Drycraft is one of the two main branches of Human magic, but it is not exclusive to humans. Fae and Draconics have been known to take and give drycraft initiations and empowerments, even though they have access to forms of magic humans do not.
Drycraft is known as the necessary art, because without these initiations and empowerments, humans are unable to use Gramarye, or the “practical arts.”
This is not a single art. Drycraft is a blanket term for all of the initiatory arts. Through a series of initiations and empowerments, Humans are opened up to the subtle energies of the world, and gain access to the powers of the various “practical arts.” Every true mage has gone through some form of these rituals, which is why they are called drymenn.
The Sith Thyrsa is the dominate tradition in England, North America, Australia, and New Zealand, but it is not the only basic empowerment tradition. Irminsul is still practiced in Northern Europe, Heka in Northern Africa and Harai in Japan, just to name a few.
Empowerments and Initiations
While the particulars vary among the traditions, Drycraft initiations all follow the same basic pattern.
Every ritual is designed to initiate the student into a particular force or “deity” practice. The deities named are rarely powerful beings, and are more often personified energies that the practitioner relates to through their name.
Each initiation has three required elements: The empowered teacher shares the mythos and the theory behind the practice, sometimes through a recitation of a sacred text; instruction in how to perform the rites and duties of the art, and the actual empowerment.
Depending on the initiation being taken, the order of these three elements may differ. Other ordeals or tests may also be added.
The various orders and secret societies of the world, like the Secret Keepers and the Salians, each have their own drycraft initiations which allow the practitioner access to and use of the gramarye they utilize.
Once a student is deemed ready, the aspirant is often presented with a commitment, a vow or series of vows they much make before they receive the empowerment. Some vows are bound to the empowerment itself, tying the access to the power with the keeping of the vow.
Once the aspirant is ready, the initiation ritual is performed. While the actual processes various, all of the rituals have four basic components: the purification, the sanctification, the empowerment, and the illumination.
The purification usually involves an immersion or an anointing with oil, water, or some other symbolically cleansing substance to prepare the aspirant for their first encounter with the force or deity.
The sanctification is accomplished through either a coronation, the gift of a holy symbol, the blessing of special vestments or ritual items used in the craft. This is sometimes referred to as the first seal, since it begins the process of opening the aspirant.
The empowerment is a summoning of the raw energy the aspirant is being opened to. In some practices, like those of the Salians, unworthy aspirants have been known to die during this part of the ritual. This is sometimes called the second seal.
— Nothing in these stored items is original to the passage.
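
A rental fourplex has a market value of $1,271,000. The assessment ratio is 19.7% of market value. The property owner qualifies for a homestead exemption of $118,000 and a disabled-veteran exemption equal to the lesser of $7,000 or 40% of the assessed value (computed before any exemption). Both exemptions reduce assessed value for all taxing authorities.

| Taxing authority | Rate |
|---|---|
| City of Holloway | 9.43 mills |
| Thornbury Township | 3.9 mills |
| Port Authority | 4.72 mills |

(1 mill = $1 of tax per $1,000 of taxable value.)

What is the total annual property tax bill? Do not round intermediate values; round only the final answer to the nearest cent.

Assessed value = $1,271,000 × 0.197 = $250,387
Disabled-veteran exemption = min($7,000, 40% × $250,387) = min($7,000, $100,154.8) = $7,000 (dollar cap binds)
Taxable value = $250,387 − $118,000 − $7,000 = $125,387
City of Holloway: $125,387 × 0.00943 = $1,182.39941
Thornbury Township: $125,387 × 0.0039 = $489.0093
Port Authority: $125,387 × 0.00472 = $591.82664
Total = $2,263.23535

$2,263.24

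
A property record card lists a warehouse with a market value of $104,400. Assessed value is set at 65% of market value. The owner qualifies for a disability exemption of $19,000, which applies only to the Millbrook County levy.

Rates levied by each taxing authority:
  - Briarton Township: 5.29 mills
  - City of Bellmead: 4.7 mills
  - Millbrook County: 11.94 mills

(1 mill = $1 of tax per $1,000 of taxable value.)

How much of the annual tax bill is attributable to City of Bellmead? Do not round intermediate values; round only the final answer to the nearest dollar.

$319

Assessed value = $104,400 × 0.65 = $67,860
City of Bellmead taxable value = $67,860 (exemption does not apply)
City of Bellmead levy = $67,860 × 0.0047 = $318.942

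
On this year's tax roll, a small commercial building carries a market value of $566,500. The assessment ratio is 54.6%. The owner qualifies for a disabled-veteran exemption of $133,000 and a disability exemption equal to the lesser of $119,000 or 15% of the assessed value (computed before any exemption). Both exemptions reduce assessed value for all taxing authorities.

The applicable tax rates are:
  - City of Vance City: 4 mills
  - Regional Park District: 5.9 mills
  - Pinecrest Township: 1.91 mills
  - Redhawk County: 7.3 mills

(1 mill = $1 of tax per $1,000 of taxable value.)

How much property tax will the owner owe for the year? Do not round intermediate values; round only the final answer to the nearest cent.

Assessed value = $566,500 × 0.546 = $309,309
Disability exemption = min($119,000, 15% × $309,309) = min($119,000, $46,396.35) = $46,396.35 (percentage binds)
Taxable value = $309,309 − $133,000 − $46,396.35 = $129,912.65
City of Vance City: $129,912.65 × 0.004 = $519.6506
Regional Park District: $129,912.65 × 0.0059 = $766.484635
Pinecrest Township: $129,912.65 × 0.00191 = $248.1331615
Redhawk County: $129,912.65 × 0.0073 = $948.362345
Total = $2,482.6307415

$2,482.63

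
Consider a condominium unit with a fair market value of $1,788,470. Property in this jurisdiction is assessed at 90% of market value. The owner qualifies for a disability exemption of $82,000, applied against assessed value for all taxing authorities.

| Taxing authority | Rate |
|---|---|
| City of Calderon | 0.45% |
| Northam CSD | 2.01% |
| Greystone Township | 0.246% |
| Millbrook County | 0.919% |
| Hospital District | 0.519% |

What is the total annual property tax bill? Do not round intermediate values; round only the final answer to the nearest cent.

Assessed value = $1,788,470 × 0.9 = $1,609,623
Taxable value = $1,609,623 − $82,000 = $1,527,623
City of Calderon: $1,527,623 × 0.0045 = $6,874.3035
Northam CSD: $1,527,623 × 0.0201 = $30,705.2223
Greystone Township: $1,527,623 × 0.00246 = $3,757.95258
Millbrook County: $1,527,623 × 0.00919 = $14,038.85537
Hospital District: $1,527,623 × 0.00519 = $7,928.36337
Total = $6,874.3035 + $30,705.2223 + $3,757.95258 + $14,038.85537 + $7,928.36337 = $63,304.69712

$63,304.70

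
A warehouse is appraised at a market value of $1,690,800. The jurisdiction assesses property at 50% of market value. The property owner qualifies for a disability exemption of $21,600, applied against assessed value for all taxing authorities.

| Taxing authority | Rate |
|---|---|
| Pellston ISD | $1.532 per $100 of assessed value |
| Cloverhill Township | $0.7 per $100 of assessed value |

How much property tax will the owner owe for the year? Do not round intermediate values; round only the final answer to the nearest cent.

$18,387.22

Assessed value = $1,690,800 × 0.5 = $845,400
Taxable value = $845,400 − $21,600 = $823,800
Pellston ISD: $823,800 × 0.01532 = $12,620.616
Cloverhill Township: $823,800 × 0.007 = $5,766.6
Total = $12,620.616 + $5,766.6 = $18,387.216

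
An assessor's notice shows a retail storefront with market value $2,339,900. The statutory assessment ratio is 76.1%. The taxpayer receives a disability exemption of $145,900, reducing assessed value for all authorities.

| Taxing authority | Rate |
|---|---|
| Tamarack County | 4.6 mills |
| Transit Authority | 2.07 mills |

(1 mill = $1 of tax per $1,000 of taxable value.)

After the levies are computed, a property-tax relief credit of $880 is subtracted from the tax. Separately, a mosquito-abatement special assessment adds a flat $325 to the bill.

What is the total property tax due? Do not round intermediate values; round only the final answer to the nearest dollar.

Assessed value = $2,339,900 × 0.761 = $1,780,663.9
Taxable value = $1,780,663.9 − $145,900 = $1,634,763.9
Tamarack County: $1,634,763.9 × 0.0046 = $7,519.91394
Transit Authority: $1,634,763.9 × 0.00207 = $3,383.961273
Levies subtotal = $10,903.875213
After credit = $10,903.875213 − $880 = $10,023.875213
Total = $10,023.875213 + $325 = $10,348.875213

$10,349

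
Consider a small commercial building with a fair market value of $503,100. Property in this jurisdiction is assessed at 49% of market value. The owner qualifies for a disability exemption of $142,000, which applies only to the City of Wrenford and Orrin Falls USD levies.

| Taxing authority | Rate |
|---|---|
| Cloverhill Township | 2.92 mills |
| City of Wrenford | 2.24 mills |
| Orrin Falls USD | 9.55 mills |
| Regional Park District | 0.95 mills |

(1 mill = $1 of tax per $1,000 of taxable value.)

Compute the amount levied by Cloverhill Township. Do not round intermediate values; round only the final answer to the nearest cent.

$719.84

Assessed value = $503,100 × 0.49 = $246,519
Cloverhill Township taxable value = $246,519 (exemption does not apply)
Cloverhill Township levy = $246,519 × 0.00292 = $719.83548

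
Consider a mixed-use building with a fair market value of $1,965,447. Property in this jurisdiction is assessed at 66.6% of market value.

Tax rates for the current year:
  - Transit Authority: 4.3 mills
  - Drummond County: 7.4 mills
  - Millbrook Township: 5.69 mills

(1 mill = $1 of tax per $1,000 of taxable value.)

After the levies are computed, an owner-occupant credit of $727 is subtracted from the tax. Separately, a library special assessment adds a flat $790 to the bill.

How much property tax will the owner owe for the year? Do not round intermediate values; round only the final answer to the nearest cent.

Assessed value = $1,965,447 × 0.666 = $1,308,987.702
Transit Authority: $1,308,987.702 × 0.0043 = $5,628.6471186
Drummond County: $1,308,987.702 × 0.0074 = $9,686.5089948
Millbrook Township: $1,308,987.702 × 0.00569 = $7,448.14002438
Levies subtotal = $22,763.29613778
After credit = $22,763.29613778 − $727 = $22,036.29613778
Total = $22,036.29613778 + $790 = $22,826.29613778

$22,826.30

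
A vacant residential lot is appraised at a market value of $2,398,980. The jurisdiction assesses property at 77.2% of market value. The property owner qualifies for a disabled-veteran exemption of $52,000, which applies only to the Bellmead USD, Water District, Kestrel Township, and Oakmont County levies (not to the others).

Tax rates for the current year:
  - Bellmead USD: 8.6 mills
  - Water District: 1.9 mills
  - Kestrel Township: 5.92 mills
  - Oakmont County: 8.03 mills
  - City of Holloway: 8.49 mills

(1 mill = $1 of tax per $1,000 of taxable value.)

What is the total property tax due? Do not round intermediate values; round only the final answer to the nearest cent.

Assessed value = $2,398,980 × 0.772 = $1,852,012.56
Bellmead USD: ($1,852,012.56 − $52,000) × 0.0086 = $1,800,012.56 × 0.0086 = $15,480.108016
Water District: ($1,852,012.56 − $52,000) × 0.0019 = $1,800,012.56 × 0.0019 = $3,420.023864
Kestrel Township: ($1,852,012.56 − $52,000) × 0.00592 = $1,800,012.56 × 0.00592 = $10,656.0743552
Oakmont County: ($1,852,012.56 − $52,000) × 0.00803 = $1,800,012.56 × 0.00803 = $14,454.1008568
City of Holloway: $1,852,012.56 × 0.00849 = $15,723.5866344
Total = $59,733.8937264

$59,733.89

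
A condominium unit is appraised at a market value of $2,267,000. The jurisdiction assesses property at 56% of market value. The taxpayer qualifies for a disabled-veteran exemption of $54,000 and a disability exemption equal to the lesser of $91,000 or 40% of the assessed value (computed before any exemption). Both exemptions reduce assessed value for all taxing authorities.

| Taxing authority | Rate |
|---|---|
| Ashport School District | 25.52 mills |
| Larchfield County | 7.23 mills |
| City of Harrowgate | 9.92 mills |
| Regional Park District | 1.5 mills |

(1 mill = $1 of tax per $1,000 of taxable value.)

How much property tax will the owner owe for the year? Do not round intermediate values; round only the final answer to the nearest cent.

$49,670.05

Assessed value = $2,267,000 × 0.56 = $1,269,520
Disability exemption = min($91,000, 40% × $1,269,520) = min($91,000, $507,808) = $91,000 (dollar cap binds)
Taxable value = $1,269,520 − $54,000 − $91,000 = $1,124,520
Ashport School District: $1,124,520 × 0.02552 = $28,697.7504
Larchfield County: $1,124,520 × 0.00723 = $8,130.2796
City of Harrowgate: $1,124,520 × 0.00992 = $11,155.2384
Regional Park District: $1,124,520 × 0.0015 = $1,686.78
Total = $49,670.0484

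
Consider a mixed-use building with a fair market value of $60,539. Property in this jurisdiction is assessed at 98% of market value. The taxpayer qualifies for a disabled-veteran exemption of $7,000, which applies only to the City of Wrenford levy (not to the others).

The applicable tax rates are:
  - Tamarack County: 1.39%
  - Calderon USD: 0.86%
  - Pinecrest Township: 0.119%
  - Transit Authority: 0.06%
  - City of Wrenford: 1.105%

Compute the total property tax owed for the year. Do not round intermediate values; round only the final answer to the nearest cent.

Assessed value = $60,539 × 0.98 = $59,328.22
Tamarack County: $59,328.22 × 0.0139 = $824.662258
Calderon USD: $59,328.22 × 0.0086 = $510.222692
Pinecrest Township: $59,328.22 × 0.00119 = $70.6005818
Transit Authority: $59,328.22 × 0.0006 = $35.596932
City of Wrenford: ($59,328.22 − $7,000) × 0.01105 = $52,328.22 × 0.01105 = $578.226831
Total = $2,019.3092948

$2,019.31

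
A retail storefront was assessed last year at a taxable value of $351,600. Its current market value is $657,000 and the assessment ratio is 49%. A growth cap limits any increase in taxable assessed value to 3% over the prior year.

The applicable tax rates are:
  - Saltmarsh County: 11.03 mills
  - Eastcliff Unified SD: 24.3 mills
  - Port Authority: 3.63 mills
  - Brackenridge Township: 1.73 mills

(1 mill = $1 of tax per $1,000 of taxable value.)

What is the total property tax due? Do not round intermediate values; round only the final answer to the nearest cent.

$13,099.33

Uncapped assessed value = $657,000 × 0.49 = $321,930
Cap limit = $351,600 × 1.03 = $362,148
Taxable assessed value = min($321,930, $362,148) = $321,930 (cap does not bind)
Saltmarsh County: $321,930 × 0.01103 = $3,550.8879
Eastcliff Unified SD: $321,930 × 0.0243 = $7,822.899
Port Authority: $321,930 × 0.00363 = $1,168.6059
Brackenridge Township: $321,930 × 0.00173 = $556.9389
Total = $13,099.3317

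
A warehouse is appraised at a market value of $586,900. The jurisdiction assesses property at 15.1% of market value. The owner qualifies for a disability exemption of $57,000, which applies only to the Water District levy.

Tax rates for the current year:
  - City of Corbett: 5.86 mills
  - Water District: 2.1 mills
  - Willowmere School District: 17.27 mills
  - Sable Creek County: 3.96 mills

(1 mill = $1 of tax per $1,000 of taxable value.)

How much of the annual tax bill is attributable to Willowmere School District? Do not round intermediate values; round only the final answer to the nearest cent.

Assessed value = $586,900 × 0.151 = $88,621.9
Willowmere School District taxable value = $88,621.9 (exemption does not apply)
Willowmere School District levy = $88,621.9 × 0.01727 = $1,530.500213

$1,530.50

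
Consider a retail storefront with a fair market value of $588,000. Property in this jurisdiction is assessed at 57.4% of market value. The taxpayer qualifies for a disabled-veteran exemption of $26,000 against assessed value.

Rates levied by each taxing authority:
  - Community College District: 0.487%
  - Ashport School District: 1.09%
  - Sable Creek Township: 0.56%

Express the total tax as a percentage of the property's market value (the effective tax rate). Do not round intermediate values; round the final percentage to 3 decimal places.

1.132%

Assessed value = $588,000 × 0.574 = $337,512
Taxable value = $337,512 − $26,000 = $311,512
Community College District: $311,512 × 0.00487 = $1,517.06344
Ashport School District: $311,512 × 0.0109 = $3,395.4808
Sable Creek Township: $311,512 × 0.0056 = $1,744.4672
Total tax = $6,657.01144
Effective rate = $6,657.01144 ÷ $588,000 = 1.132% of market value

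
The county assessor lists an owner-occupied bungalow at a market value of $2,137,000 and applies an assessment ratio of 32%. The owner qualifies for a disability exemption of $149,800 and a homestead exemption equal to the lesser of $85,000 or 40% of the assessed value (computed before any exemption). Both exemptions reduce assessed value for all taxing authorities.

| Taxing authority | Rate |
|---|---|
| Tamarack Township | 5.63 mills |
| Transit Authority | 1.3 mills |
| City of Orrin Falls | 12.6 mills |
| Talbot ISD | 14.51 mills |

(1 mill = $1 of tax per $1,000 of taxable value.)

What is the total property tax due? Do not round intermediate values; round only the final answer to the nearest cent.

$15,285.32

Assessed value = $2,137,000 × 0.32 = $683,840
Homestead exemption = min($85,000, 40% × $683,840) = min($85,000, $273,536) = $85,000 (dollar cap binds)
Taxable value = $683,840 − $149,800 − $85,000 = $449,040
Tamarack Township: $449,040 × 0.00563 = $2,528.0952
Transit Authority: $449,040 × 0.0013 = $583.752
City of Orrin Falls: $449,040 × 0.0126 = $5,657.904
Talbot ISD: $449,040 × 0.01451 = $6,515.5704
Total = $15,285.3216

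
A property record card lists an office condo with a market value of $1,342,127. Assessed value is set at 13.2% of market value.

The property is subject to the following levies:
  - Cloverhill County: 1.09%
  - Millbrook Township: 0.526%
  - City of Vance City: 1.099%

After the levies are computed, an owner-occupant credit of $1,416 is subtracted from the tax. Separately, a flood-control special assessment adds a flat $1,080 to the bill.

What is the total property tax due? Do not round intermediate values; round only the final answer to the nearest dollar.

Assessed value = $1,342,127 × 0.132 = $177,160.764
Cloverhill County: $177,160.764 × 0.0109 = $1,931.0523276
Millbrook Township: $177,160.764 × 0.00526 = $931.86561864
City of Vance City: $177,160.764 × 0.01099 = $1,946.99679636
Levies subtotal = $4,809.9147426
After credit = $4,809.9147426 − $1,416 = $3,393.9147426
Total = $3,393.9147426 + $1,080 = $4,473.9147426

$4,474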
The illumination is the final stage where the aspirant for the first time enters the field of energy or the presence of the deity alone and invokes the power for the first time themselves. This is the so called, third seal.
Once the ritual is ended, the drymann will now have access to the art, and begin the gramarye practices.
Why is initiation necessary?
In many of the traditional scriptures, the initiation process is compared to teaching a hunter how to hunt. Before a hunter can properly hunt a deer, them must learn what a deer is, learn how to find, recognize, and follow its tracks, learn its scents, habits, and habitats. Once a hunter learns these these things, they can go into the woods and find a deer.
The subtle nature of these powers makes discerning them difficult if not impossible to the uninitiated.
What are practitioners of Drycraft called?
Drymann is the most common term employed. Children of Gramarye is the preferred poetic phrase. It is not uncommon for words like Wizard, Sorcerer, or (Spell) Weaver to be used, but they are not as common as drymann. Adepts who focus on specific gramarye arts are often called after their art: invokers, diviners, secret keepers, enchanters, but these are all specialist terms.
Can a Drymann become famous for their acumen?
Yes, but it is not easy. Since every Sith Thyrsa is a drymann, the adept must show an extraordinary level of skill to gain renown for their prowess with the arts alone.
Most often, famous/legendary drymann are known for their actions.
Schools of Drycraft
Harai is a form of drycraft practiced in Japan
Heka is a form of drycraft practiced in Northern Africa
Irminsul is a form of drycraft still practiced in Northern Europe
Sith Thyrsa refers to the people, drycraft, covenant, and kingdom. While the covenant extends to modern France, Spain, Italy, and parts of Germany, their citizens identify local government politically, with the Sith Thyrsa culturally.